Urgent alert: Association health plans approved by House committee
Kaiser Daily Health Policy Report
April 9, 2003
House Education and Workforce Subcommittee Approves Association Health Plan Bill
The House Education and Workforce Employer and Employee Subcommittee on April 8 voted 13-8 to approve a bill (HR 660) that would allow businesses in the same trade groups to form association health plans exempt from state laws that require health plans to provide certain benefits, according to CongressDaily Markup Reports. Under the legislation, the AHPs would not have to adhere to state laws that require health plans to provide certain benefits. Rep. John Boehner (R-Ohio), who sponsored the bill, said that exemption from state laws would help control costs. Subcommittee Chair Sam Johnson (R-Texas) added that the legislation would increase "small businesses' bargaining power with health providers" and predicted that the formation of AHPs would "increase the number of insured Americans by up to eight million individuals." However, most Democrats on the subcommittee said that the bill would "foster the creation of a group of cheap, inadequate plans immune to state requirements for benefits packages" and would prompt employers to switch to AHPs to reduce costs.
The full text of HR 660, the "Small Business Health Fairness Act of 2003": http://thomas.loc.gov/cgi-bin/query/F?c108:1:./temp/~c108rZeEjR:e2114
Comment: Employer mandate (play or pay) proposals are receiving considerable attention as a possible means of expanding health care coverage to many of the uninsured.

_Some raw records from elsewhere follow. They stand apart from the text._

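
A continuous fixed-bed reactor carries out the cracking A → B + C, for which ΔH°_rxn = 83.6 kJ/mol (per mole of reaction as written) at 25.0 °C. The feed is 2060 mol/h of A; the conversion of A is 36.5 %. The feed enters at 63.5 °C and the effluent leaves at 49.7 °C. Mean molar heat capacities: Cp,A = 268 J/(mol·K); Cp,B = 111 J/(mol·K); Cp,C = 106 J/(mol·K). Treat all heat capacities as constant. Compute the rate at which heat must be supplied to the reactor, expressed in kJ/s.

Q_in = 15.1 kJ/s

Extent of reaction ξ = 0.365 × 2060 = 751.9 mol/h
Reaction term: ξ·ΔH°_rxn = 751.9 × 83.6 = 62859 kJ/h
Sensible, feed 63.5→25 °C: -21255 kJ/h
Outlet flows (mol/h): A 1308.1, B 751.9, C 751.9
Sensible, products 25→49.7 °C: 12689 kJ/h
Q = ΔH = 54293 kJ/h = 15.081 kW
Heat supplied = 15.081 kJ/s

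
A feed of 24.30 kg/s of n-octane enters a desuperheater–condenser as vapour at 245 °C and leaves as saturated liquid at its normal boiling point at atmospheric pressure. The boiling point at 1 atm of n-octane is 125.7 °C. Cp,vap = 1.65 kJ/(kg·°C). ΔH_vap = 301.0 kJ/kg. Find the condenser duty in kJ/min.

vapour 245→125.7 °C: -196.84 kJ/kg
condensation at 125.7 °C: -301 kJ/kg
Δh = -196.84 + -301 = -497.85 kJ/kg
Q = ṁ·Δh = 24.30 kg/s × -497.85 kJ/kg = -12098 kJ/s
|Q| = 12098 kW = 725860 kJ/min

Q_c = 726000 kJ/min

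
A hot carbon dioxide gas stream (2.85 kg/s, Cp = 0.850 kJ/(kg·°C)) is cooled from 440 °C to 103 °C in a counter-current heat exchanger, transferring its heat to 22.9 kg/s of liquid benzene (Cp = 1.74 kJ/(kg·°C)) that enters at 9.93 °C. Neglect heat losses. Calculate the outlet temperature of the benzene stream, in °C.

Heat released by hot stream: Q = 2.85 × 0.850 × (440 − 103) = 816.38 kJ/s
Energy balance on cold side (adiabatic exchanger): Q = ṁ_c·Cp_c·(T_c,out − T_c,in)
T_c,out = 9.93 + 816.38/(22.9 × 1.74) = 30.418 °C

T_c,out = 30.4 °C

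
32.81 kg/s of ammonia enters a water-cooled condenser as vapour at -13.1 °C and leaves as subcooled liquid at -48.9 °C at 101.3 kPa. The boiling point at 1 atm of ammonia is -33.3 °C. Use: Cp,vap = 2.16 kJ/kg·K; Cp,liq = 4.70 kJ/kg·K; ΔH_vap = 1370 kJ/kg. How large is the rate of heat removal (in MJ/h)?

Q_c = 176000 MJ/h

vapour -13.1→-33.3 °C: -43.632 kJ/kg
condensation at -33.3 °C: -1370 kJ/kg
liquid -33.3→-48.9 °C: -73.32 kJ/kg
Δh = -43.632 + -1370 + -73.32 = -1487 kJ/kg
Q = ṁ·Δh = 32.81 kg/s × -1487 kJ/kg = -48787 kJ/s
|Q| = 48787 kW = 175630 MJ/h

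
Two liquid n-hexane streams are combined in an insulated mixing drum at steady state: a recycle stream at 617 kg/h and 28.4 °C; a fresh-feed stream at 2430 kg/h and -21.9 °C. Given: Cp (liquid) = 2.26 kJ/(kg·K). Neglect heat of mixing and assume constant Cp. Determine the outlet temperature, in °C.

No heat crosses the boundary, so H_out = H_in.
Σ ṁᵢCp,ᵢTᵢ = 617×2.26×28.4 + 2430×2.26×-21.9 = -80669
Σ ṁᵢCp,ᵢ = 617×2.26 + 2430×2.26 = 6886.2
T_out = -80669 / 6886.2 = -11.715 °C

T_out = -11.7 °C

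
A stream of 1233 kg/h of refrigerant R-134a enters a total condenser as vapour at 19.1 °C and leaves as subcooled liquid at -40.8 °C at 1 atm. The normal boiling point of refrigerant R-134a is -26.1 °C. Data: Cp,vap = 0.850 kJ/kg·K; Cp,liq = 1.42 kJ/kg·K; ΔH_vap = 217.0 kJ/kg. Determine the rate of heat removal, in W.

vapour 19.1→-26.1 °C: -38.42 kJ/kg
condensation at -26.1 °C: -217 kJ/kg
liquid -26.1→-40.8 °C: -20.874 kJ/kg
Δh = -38.42 + -217 + -20.874 = -276.29 kJ/kg
Q = ṁ·Δh = 1233 kg/h × -276.29 kJ/kg = -340670 kJ/h
|Q| = 94.631 kW = 94631 W

Q_c = 94600 W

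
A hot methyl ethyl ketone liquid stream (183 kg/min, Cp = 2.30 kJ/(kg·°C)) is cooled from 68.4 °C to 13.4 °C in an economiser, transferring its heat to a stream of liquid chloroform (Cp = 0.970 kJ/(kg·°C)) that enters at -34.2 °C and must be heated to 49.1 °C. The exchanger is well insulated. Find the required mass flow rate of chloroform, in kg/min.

Heat released by hot stream: Q = 183 × 2.30 × (68.4 − 13.4) = 23150 kJ/min
Energy balance on cold side (adiabatic exchanger): Q = ṁ_c·Cp_c·(T_c,out − T_c,in)
ṁ_c = 23150 / [0.970 × (49.1 − -34.2)] = 286.5 kg/min

ṁ_c = 287 kg/min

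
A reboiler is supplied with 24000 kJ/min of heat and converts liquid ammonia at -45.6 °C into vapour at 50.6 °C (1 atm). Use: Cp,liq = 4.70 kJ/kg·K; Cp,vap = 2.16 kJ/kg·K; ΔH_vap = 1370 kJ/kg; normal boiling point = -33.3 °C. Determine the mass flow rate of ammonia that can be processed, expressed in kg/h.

ṁ = 895 kg/h

Δh = 4.70×(-33.3−-45.6) + 1370 + 2.16×(50.6−-33.3) = 1609 kJ/kg
Q = 24000 kJ/min = 400 kJ/s = 1.44e+06 kJ/h
ṁ = Q/Δh = 1.44e+06 / 1609 = 894.95 kg/h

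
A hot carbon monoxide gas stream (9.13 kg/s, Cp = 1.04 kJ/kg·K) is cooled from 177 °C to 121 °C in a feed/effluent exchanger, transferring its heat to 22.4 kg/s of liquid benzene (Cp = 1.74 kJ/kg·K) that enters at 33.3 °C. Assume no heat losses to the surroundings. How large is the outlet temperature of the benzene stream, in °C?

Heat released by hot stream: Q = 9.13 × 1.04 × (177 − 121) = 531.73 kJ/s
Energy balance on cold side (adiabatic exchanger): Q = ṁ_c·Cp_c·(T_c,out − T_c,in)
T_c,out = 33.3 + 531.73/(22.4 × 1.74) = 46.943 °C

T_c,out = 46.9 °C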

A concern expressed by employers, especially small businesses that frequently operate on narrow profit margins, is that health insurance is becoming less and less affordable. Association health plans (AHPs) would be exempt from state insurance requirements, allowing AHPs to offer plans with only minimal benefits, and with excessive cost sharing requirements that would be unaffordable for many.

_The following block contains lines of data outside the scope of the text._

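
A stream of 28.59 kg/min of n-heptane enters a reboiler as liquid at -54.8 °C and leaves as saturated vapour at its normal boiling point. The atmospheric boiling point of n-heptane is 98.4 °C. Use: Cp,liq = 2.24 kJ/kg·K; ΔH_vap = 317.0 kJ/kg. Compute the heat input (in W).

Q = 315000 W

liquid -54.8→98.4 °C: 343.17 kJ/kg
vaporisation at 98.4 °C: 317 kJ/kg
Δh = 343.17 + 317 = 660.17 kJ/kg
Q = ṁ·Δh = 28.59 kg/min × 660.17 kJ/kg = 18874 kJ/min
|Q| = 314.57 kW = 314570 W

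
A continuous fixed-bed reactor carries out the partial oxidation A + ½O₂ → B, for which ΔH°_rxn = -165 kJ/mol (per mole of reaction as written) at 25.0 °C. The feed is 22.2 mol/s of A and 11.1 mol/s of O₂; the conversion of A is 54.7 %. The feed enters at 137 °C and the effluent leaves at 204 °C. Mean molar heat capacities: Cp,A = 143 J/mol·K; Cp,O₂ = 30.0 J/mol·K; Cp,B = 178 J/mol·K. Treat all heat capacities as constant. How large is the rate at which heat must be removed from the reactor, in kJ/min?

Q_out = 104000 kJ/min

Extent of reaction ξ = 0.547 × 22.2 = 12.143 mol/s
Reaction term: ξ·ΔH°_rxn = 12.143 × -165 = -2003.7 kJ/s
Sensible, feed 137→25 °C: -392.85 kJ/s
Outlet flows (mol/s): A 10.057, O₂ 5.0283, B 12.143
Sensible, products 25→204 °C: 671.33 kJ/s
Q = ΔH = -1725.2 kJ/s = -1725.2 kW
Heat removed = 103510 kJ/min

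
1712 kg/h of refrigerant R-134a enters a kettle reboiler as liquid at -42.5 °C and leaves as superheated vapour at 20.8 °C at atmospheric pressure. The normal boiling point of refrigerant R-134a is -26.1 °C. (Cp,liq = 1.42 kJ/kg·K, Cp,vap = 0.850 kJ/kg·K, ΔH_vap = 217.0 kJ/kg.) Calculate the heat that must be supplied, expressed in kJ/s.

Q = 133 kJ/s

liquid -42.5→-26.1 °C: 23.288 kJ/kg
vaporisation at -26.1 °C: 217 kJ/kg
vapour -26.1→20.8 °C: 39.865 kJ/kg
Δh = 23.288 + 217 + 39.865 = 280.15 kJ/kg
Q = ṁ·Δh = 1712 kg/h × 280.15 kJ/kg = 479620 kJ/h
|Q| = 133.23 kW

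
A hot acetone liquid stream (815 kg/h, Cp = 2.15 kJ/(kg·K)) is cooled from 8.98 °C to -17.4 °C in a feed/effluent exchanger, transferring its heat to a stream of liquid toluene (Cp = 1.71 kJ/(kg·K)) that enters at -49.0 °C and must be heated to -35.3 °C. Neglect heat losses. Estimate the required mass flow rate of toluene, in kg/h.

ṁ_c = 1970 kg/h

Heat released by hot stream: Q = 815 × 2.15 × (8.98 − -17.4) = 46224 kJ/h
Energy balance on cold side (adiabatic exchanger): Q = ṁ_c·Cp_c·(T_c,out − T_c,in)
ṁ_c = 46224 / [1.71 × (-35.3 − -49.0)] = 1973.1 kg/h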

The recent Kaiser Commission report on cost sharing demonstrated that even modest cost-sharing requirements significantly reduce the utilization of effective health care services. Most of the studies that demonstrate the importance of health care coverage in enabling access to care are based on coverage that is comprehensive has only relatively nominal cost-sharing by the patient, if any. There has been little study of the impact on access of the newest products that have stripped plans of many of their benefits and that have dramatically increased the cost-sharing requirements. And there is no information available on the degree to which access will be impaired under these even more Spartan AHP plans.
Most employers do care about their employees and do want them to have affordable health care coverage. But achieving affordability through AHPs is not sound policy since the products will not permit many employees to receive the care they need, simply because of inadequate coverage and lack of affordability of the cost sharing.

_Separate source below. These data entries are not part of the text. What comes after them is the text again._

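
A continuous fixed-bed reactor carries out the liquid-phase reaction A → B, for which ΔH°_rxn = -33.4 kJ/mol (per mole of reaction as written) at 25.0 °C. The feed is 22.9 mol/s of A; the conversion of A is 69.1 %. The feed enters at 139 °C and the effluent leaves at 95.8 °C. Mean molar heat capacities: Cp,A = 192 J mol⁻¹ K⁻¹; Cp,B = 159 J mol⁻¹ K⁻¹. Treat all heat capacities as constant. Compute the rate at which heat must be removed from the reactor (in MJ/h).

Extent of reaction ξ = 0.691 × 22.9 = 15.824 mol/s
Reaction term: ξ·ΔH°_rxn = 15.824 × -33.4 = -528.52 kJ/s
Sensible, feed 139→25 °C: -501.24 kJ/s
Outlet flows (mol/s): A 7.0761, B 15.824
Sensible, products 25→95.8 °C: 274.32 kJ/s
Q = ΔH = -755.43 kJ/s = -755.43 kW
Heat removed = 2719.6 MJ/h

Q_out = 2720 MJ/h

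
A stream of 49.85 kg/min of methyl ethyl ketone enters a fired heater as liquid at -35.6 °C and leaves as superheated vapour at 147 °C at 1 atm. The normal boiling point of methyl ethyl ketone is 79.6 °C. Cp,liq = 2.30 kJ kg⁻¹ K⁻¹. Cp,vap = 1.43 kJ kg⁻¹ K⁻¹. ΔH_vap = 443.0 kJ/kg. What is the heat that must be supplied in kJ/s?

liquid -35.6→79.6 °C: 264.96 kJ/kg
vaporisation at 79.6 °C: 443 kJ/kg
vapour 79.6→147 °C: 96.382 kJ/kg
Δh = 264.96 + 443 + 96.382 = 804.34 kJ/kg
Q = ṁ·Δh = 49.85 kg/min × 804.34 kJ/kg = 40096 kJ/min
|Q| = 668.27 kW

Q = 668 kJ/s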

There is a much better way. Placing everyone in a single risk pool would ensure comprehensive coverage not only for employees but for everyone else as well. And funding that pool in an equitable manner would ensure that no individual or entity would be assessed an unfair or unaffordable amount. Small business owners would have the satisfaction of knowing that all of their employees and family members would always have access to affordable health care, and the owners would not be burdened with either excessive premiums or the guilt of knowing that the association health plan that they would have purchased is not much better than no coverage at all.
Our urgent task is first to fight for the defeat of HR 660, and then to move on immediately to the task of providing affordable, comprehensive coverage for everyone. Let Congress know... now!